On 5 March 1983, Bob Hawke's Labor Party won the federal election, having promised to stop the dam, and the question moved from the riverbank to the High Court. Tasmania argued that the environment was a matter for the states, and that Canberra had no constitutional power to intervene. The Commonwealth argued that by signing the World Heritage convention it had taken on an international obligation it was entitled to honour. On 1 July 1983, in the landmark case of Commonwealth v Tasmania, the court agreed by a vote of four to three. The dam was dead, and it has never been revived.

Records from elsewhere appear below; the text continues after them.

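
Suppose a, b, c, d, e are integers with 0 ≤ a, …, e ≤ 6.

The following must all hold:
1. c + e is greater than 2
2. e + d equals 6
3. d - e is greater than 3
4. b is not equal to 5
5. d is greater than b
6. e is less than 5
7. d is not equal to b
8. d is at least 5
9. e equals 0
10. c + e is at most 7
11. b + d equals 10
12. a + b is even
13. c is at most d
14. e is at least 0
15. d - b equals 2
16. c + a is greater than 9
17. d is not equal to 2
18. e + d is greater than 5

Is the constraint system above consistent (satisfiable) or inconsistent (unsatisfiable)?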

The victory reshaped Australian law and Australian politics, but the river itself remains the truest monument: still wild, still running free through its gorge, the mist still rising at Rock Island Bend exactly as it did in the photograph that helped save it.

From the Air

The proposed Gordon-below-Franklin dam site lies in Tasmania's rugged southwest, near 42.38 degrees south, 145.76 degrees east, where the Franklin River meets the Gordon within the Franklin-Gordon Wild Rivers National Park. From the air the country is a maze of forested ridges and deep river gorges threaded with tea-coloured water; the Franklin winds north out of the ranges to join the larger Gordon, which flows west toward Macquarie Harbour. There is no airfield at the site; the nearest is Strahan Airport (ICAO YSRN) on the coast to the west, with Cambridge Aerodrome (YCBG) and Hobart International (YMHB) roughly 90 to 110 nautical miles east. This is among the wettest country in Australia, so cloud, rain, and strong westerlies are the norm and the gorges are often hidden; on a clear day a viewing altitude of 3,000 to 5,000 feet best shows the rivers cutting through the wilderness.